12.22.2010 02:26 PM
AMI brings Telefunken up to date

While many companies strive to bring new technologies to the audio market, some have found that there is a strong demand for classic products that have been left behind in the audio industry’s mad rush to the digital future. One such company is AMI’s TAB Funkenwerk brand, which is leveraging classic circuit designs by the Telefunken name, creating updated versions that incorporate modern updates while respecting the sonic integrity that made these mics and preamps legendary.

Founder and President Oliver Archut began his career at AEG, the parent company of Telefunken. While there, he obtained all the legal documentation for the company’s classic products, which were being discarded. Archut took it home as a hobby and began applying the knowledge to his vintage audio equipment repair business, eventually moving to the United States.

Seeing a strong potential market for classic Telefunken products that are compatible with modern studio equipment and techniques, Archut began his own company that specialized in tube preamplifiers and related products. The key to their authentic sound lies in the preamplifiers, which are all built in-house. From there, TAB Funkenwerk has applied its unique expertise to transformers and a variety of product lines.

One area of success has been in tube microphone preamplifiers, based on the original V72S circuit used at places like Abbey Road Studios and most EMI studios across Europe. The V72S was popular because it could achieve 6dB more gain than competing models, which was a huge plus in the recording process. TAB Funkenwerk designed its modern counterpart, the V78M, using the same schematic, their hand-built transformers and using “new-old” stock of the original Telefunken and Philips vacuum tubes.

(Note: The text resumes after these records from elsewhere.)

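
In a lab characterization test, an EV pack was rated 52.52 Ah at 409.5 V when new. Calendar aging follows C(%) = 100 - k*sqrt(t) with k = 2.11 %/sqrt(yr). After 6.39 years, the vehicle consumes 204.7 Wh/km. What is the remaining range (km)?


Step 1: capacity retention = 100 - 2.11 * sqrt(6.39) = 100 - 2.11 * 2.5278 = 94.666%
Step 2: C_now = 52.52 * 94.666/100 = 49.719 Ah
Step 3: E_pack = V * C_now = 409.5 * 49.719 = 20360 Wh
Step 4: range = E_pack / consumption = 20360 / 204.7 = 99.46 km

99.46 km


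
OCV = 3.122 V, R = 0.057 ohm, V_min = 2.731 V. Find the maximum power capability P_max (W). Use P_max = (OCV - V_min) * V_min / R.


P_max = (OCV - V_min) * V_min / R = (3.122 - 2.731) * 2.731 / 0.057 = 0.391 * 2.731 / 0.057 = 18.73 W

18.73 W


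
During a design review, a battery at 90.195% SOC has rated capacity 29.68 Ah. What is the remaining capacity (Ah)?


remaining = SOC / 100 * total = 90.195 / 100 * 29.68 = 26.77 Ah

26.77 Ah


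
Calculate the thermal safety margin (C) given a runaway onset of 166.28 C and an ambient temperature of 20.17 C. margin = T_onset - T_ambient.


margin = T_onset - T_ambient = 166.28 - 20.17 = 146.11 C

146.11 C


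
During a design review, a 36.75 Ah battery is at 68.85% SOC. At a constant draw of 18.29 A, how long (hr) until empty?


Step 1: remaining = SOC/100 * C_total = 68.85/100 * 36.75 = 25.302 Ah
Step 2: t = remaining / I = 25.302 / 18.29 = 1.383 hr

1.383 hr


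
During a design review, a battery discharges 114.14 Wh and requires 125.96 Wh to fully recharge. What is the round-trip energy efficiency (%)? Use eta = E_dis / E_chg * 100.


eta_e = E_dis / E_chg * 100 = 114.14 / 125.96 * 100 = 90.62%

90.62%


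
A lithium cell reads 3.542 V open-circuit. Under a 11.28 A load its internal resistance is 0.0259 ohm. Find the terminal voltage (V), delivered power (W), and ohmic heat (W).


Step 1: V_terminal = OCV - I*R = 3.542 - 11.28 * 0.0259 = 3.2498 V
Step 2: P_out = V_terminal * I = 3.2498 * 11.28 = 36.66 W
Step 3: Q = I^2 * R = 11.28^2 * 0.0259 = 3.295 W

V=3.2498 V, P=36.66 W, Q=3.295 W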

Product upgrades over the original include such features as a phase inverter, ground resistive buffer, 48V phantom power and switchable 120Hz shelving. This approach has given TAB Funkenwerk a positive and ongoing direction across its full range of products, all of which feature vintage tube sound combined with modern features and design.

“On the V78M, we actually split the gain into a sensitivity switch and a makeup gain switch,” said AMI’s Joe Hauck, vice president of sales and marketing. “That allows the user to compensate for tone changes in the gain structure. The makeup gain is directed from the feedback circuit and amplifier circuit. When you’re at -60 input sensitivity and 40dB on the makeup gain, you’re basically using a classic V72S.

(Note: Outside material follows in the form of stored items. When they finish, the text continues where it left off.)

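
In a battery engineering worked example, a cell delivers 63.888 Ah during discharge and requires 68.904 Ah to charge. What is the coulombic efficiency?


eta_c = Q_dis / Q_chg * 100 = 63.888 / 68.904 * 100 = 92.72%

92.72%


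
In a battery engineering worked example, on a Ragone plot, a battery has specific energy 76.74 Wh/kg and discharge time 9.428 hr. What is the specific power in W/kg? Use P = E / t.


P_specific = E / t = 76.74 / 9.428 = 8.140 W/kg

8.140 W/kg


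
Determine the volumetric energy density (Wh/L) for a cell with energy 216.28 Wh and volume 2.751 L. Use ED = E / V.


Volumetric ED = 216.28 Wh / 2.751 L = 78.62 Wh/L

78.62 Wh/L


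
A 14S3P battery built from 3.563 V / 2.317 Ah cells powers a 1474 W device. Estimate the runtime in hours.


Step 1: E_pack = Ns * V_cell * Np * C_cell = 14 * 3.563 * 3 * 2.317 = 346.73 Wh
Step 2: t = E_pack / P = 346.73 / 1474 = 0.2352 hr

0.2352 hr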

“When you change the impedance, you are changing the tonality of a preamp,” he said. “The V78M allows the user to maintain that tone at any input level or to use it creatively to drive harmonics and create the kind of tube distortion that can add thickness to a male vocal or electric guitar, for instance.”

Another preamp model based on the same original circuitry, the V72M, combines those two controls into a single knob. “We’ve blended the input sensitivity and makeup gain on the V72M,” Hauck said. “The goal is to make the preamp sound the same tonally across the entire gain structure: from -6 to 60, it sounds the same.”

From preamps, TAB Funkenwerk has also expanded into the area most audio folks identify with the Telefunken name: microphones. “It was natural for use to leverage our capability on transformers to make output transformers for microphones,” Hauck continued. “We now make historical versions of the VV8 for the U47 plus a historical version of the T14 made for the C12 and Elam 251, and a variety of others. We do a lot of OEM work for other companies as well as making our own microphones.”

The company’s flagship mic is the Lucas CS-1, which is based on the classic AKG C12 model. “We’re using the David Bock-specified capsule, which we feel is the best CK12 capsule recreation in the world,” Hauck said. “The CS-1 not a clone; rather, it is the result of imagining what would happen if they original designers had today’s capabilities available to them. For example, back then, relays were too big to fit inside a mic. But now, we can, and that allows us to have a true cardioid where we actually shut off the back half of the capsule electronically. We designed our own transformer to fit with a large batch of new-old tubes we picked up.”

Thus, the company’s Lucas CS-1 is homage to the C12, not a clone. Similarly, the Lucas CS-4 was designed and built as homage to the original U47, using TAB Funkenwerk’s in-house transformers, built to Neumann’s original specifications from 1950.